Mr Justice Michael White, the inaugural chair of the 13-member board, said he was “honoured” to take up the position, which he was nominated for by Chief Justice Frank Clarke.

“The legislation underpinning the board’s functions is excellent and I look forward to working with my fellow board members to implement it,” he said.

The board meets prisoners and can recommend the release of those jailed for life or recommend other steps such as a transfer to an open prison, which usually prepares inmates for their release.

Life sentence prisoners, of which there are around 350 in the State’s jails, usually serve about 20 years before being released, but can never gain full release.

Instead, they are effectively let out on licence, which means they can be taken back into prison to resume their sentence if they breach the conditions of their release. Breaches can be for consuming drugs or alcohol, reoffending or acting in a manner that suggests they remain a threat.

Undue risk

The Department of Justice said parole “can only be granted” if the board believes the applicant does “not pose an undue risk to the public”, that he or she “has been rehabilitated” and that it is “appropriate in all the circumstances” to release them on parole.
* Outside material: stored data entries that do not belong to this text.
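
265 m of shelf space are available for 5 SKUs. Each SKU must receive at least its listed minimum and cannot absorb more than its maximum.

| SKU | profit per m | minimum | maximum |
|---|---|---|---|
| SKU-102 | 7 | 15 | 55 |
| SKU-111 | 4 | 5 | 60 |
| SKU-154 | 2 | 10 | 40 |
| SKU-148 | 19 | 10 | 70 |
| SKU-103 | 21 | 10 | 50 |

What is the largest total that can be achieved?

Meeting every minimum uses 15+5+10+10+10 = 50 m, leaving 215.
Order the SKUs by profit per m: SKU-103 21 > SKU-148 19 > SKU-102 7 > SKU-111 4 > SKU-154 2.
Give SKU-103 40 more to hit its cap of 50 — 175 left.
SKU-148 takes 60 more to reach its cap of 70 — 115 left.
SKU-102: +40 to 55 (cap) — 75 left.
SKU-111: +55 to 60 (cap) — 20 left.
SKU-154: +20 (room for 30) → 30. Pool exhausted.
Total = 7×55 + 4×60 + 2×30 + 19×70 + 21×50 = 3065.

3065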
“Victims of crime will be able to make submissions to the board if they wish and may, under the Act, receive legal assistance in this regard,” it said.

The board meets and interviews prisoners seeking parole and can consider reports on their progress from the Probation Service, other agencies or individuals relevant to a life prisoner’s case, which can include victims or those close to someone who was murdered.

Under the previous system, the board made recommendations to the minister relating to life sentence prisoners, including supporting their release. While successive ministers have accepted almost all of its recommendations, they had the power to refuse them in full or in part. This at times meant the continued imprisonment of life sentence prisoners recommended for release by the board.